Ronald Quinlan: Government told in 2012 that housing shortage 'imminent'

Our politicians were told time and time again of the need to start building new homes as the economic recovery began and did nothing, writes Ronald Quinlan

Michael O'Flynn. Photo: Courtpix
Michael O'Flynn. Photo: Courtpix
Ronald Quinlan

Ronald Quinlan

If somebody had told you in 2012 that the country was heading rapidly towards a housing crisis, there's a strong chance you would have questioned their judgment.
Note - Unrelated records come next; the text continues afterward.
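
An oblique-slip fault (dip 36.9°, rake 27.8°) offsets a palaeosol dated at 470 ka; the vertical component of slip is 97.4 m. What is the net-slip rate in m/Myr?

dip-slip = throw / sin(dip) = 97.4 / sin(36.9°) = 162.2 m
net slip = dip-slip / sin(rake) = 162.2 / sin(27.8°) = 347.8 m
rate = 347.8 m / 470 ka = 0.000740 m/yr = 740 m/Myr

740 m/Myr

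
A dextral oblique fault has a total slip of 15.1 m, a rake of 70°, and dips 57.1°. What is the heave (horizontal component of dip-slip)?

dip-slip = net slip × sin(rake) = 15.1 m × sin(70°) = 14.19 m
heave = dip-slip × cos(dip) = 14.19 × cos(57.1°) = 7.71 m

7.71 m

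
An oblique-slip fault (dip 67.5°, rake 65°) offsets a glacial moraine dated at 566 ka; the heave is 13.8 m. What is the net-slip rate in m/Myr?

dip-slip = heave / cos(dip) = 13.8 / cos(67.5°) = 36.06 m
net slip = dip-slip / sin(rake) = 36.06 / sin(65°) = 39.79 m
rate = 39.79 m / 566 ka = 0.0000703 m/yr = 70.3 m/Myr

70.3 m/Myr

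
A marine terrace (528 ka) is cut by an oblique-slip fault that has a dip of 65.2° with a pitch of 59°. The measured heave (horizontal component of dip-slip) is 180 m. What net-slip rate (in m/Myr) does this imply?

dip-slip = heave / cos(dip) = 180 / cos(65.2°) = 429.1 m
net slip = dip-slip / sin(rake) = 429.1 / sin(59°) = 500.6 m
rate = 500.6 m / 528 ka = 0.000948 m/yr = 948 m/Myr

948 m/Myr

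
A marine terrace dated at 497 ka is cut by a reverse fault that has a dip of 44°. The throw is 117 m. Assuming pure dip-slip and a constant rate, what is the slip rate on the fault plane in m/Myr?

dip-slip = throw / sin(dip) = 117 m / sin(44°) = 168.4 m
rate = 168.4 m / 497 ka = 0.000339 m/yr = 339 m/Myr

339 m/Myr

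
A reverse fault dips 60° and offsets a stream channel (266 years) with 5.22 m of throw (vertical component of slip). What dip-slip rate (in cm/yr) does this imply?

2.27 cm/yr

dip-slip = throw / sin(dip) = 5.22 m / sin(60°) = 6.028 m
rate = 6.028 m / 266 years = 0.0227 m/yr = 2.27 cm/yr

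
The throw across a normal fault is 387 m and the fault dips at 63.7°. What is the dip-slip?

dip-slip = throw / sin(dip) = 387 / sin(63.7°) = 432 m

432 m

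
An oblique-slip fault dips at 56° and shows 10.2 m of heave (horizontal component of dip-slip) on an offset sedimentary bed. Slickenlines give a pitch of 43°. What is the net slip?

26.7 m

dip-slip = heave / cos(dip) = 10.2 / cos(56°) = 18.24 m
net slip = dip-slip / sin(rake) = 18.24 / sin(43°) = 26.7 m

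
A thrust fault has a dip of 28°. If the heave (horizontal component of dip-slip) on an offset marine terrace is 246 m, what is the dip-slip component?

dip-slip = heave / cos(dip) = 246 / cos(28°) = 279 m

279 m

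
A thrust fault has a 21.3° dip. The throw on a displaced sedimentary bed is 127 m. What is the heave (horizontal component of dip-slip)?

heave = throw / tan(dip) = 127 / tan(21.3°) = 326 m

326 m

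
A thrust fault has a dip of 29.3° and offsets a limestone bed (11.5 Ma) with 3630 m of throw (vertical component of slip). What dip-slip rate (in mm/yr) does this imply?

dip-slip = throw / sin(dip) = 3630 m / sin(29.3°) = 7418 m
rate = 7418 m / 11.5 Ma = 0.000645 m/yr = 0.645 mm/yr

0.645 mm/yr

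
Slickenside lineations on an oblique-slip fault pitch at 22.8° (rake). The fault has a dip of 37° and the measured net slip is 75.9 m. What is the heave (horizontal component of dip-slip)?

dip-slip = net slip × sin(rake) = 75.9 m × sin(22.8°) = 29.41 m
heave = dip-slip × cos(dip) = 29.41 × cos(37°) = 23.5 m

23.5 m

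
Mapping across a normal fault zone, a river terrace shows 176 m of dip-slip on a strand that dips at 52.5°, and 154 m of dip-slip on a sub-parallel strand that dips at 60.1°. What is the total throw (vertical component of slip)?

throw_A = 176 × sin(52.5°) = 139.6 m
throw_B = 154 × sin(60.1°) = 133.5 m
total = 139.6 + 133.5 = 273 m

273 m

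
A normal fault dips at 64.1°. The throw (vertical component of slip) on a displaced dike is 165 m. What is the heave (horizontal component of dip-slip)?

heave = throw / tan(dip) = 165 / tan(64.1°) = 80.1 m

80.1 m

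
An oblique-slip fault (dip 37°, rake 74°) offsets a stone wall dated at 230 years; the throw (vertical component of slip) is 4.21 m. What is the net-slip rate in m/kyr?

31.6 m/kyr

dip-slip = throw / sin(dip) = 4.21 / sin(37°) = 6.996 m
net slip = dip-slip / sin(rake) = 6.996 / sin(74°) = 7.277 m
rate = 7.277 m / 230 years = 0.0316 m/yr = 31.6 m/kyr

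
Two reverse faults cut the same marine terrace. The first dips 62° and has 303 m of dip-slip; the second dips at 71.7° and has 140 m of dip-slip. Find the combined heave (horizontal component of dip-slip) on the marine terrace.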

But you could have done something worse than that. You could have followed the example of our politicians who failed to even listen to the stark and repeated warnings given by developer Michael O'Flynn that 2013 would be the year that Dublin and Ireland's other major cities would begin to experience housing shortages. In an interview with the Sunday Independent on December 30, 2012, Mr O'Flynn (pictured below) said: "Nobody wants to talk about property and that's somewhat understandable given where we've ended up. But to not do this [strategic review] now is going to be problematic in the future. I think a lot of housing shortages will show up in the next 12 months."

It's evident that even as he made that call, the Cork-based businessman understood the Government was unlikely to pay him much heed for fear of offending public and political opinion which at the time still mostly held that developers and bankers had acted in concert to bring the country to its knees.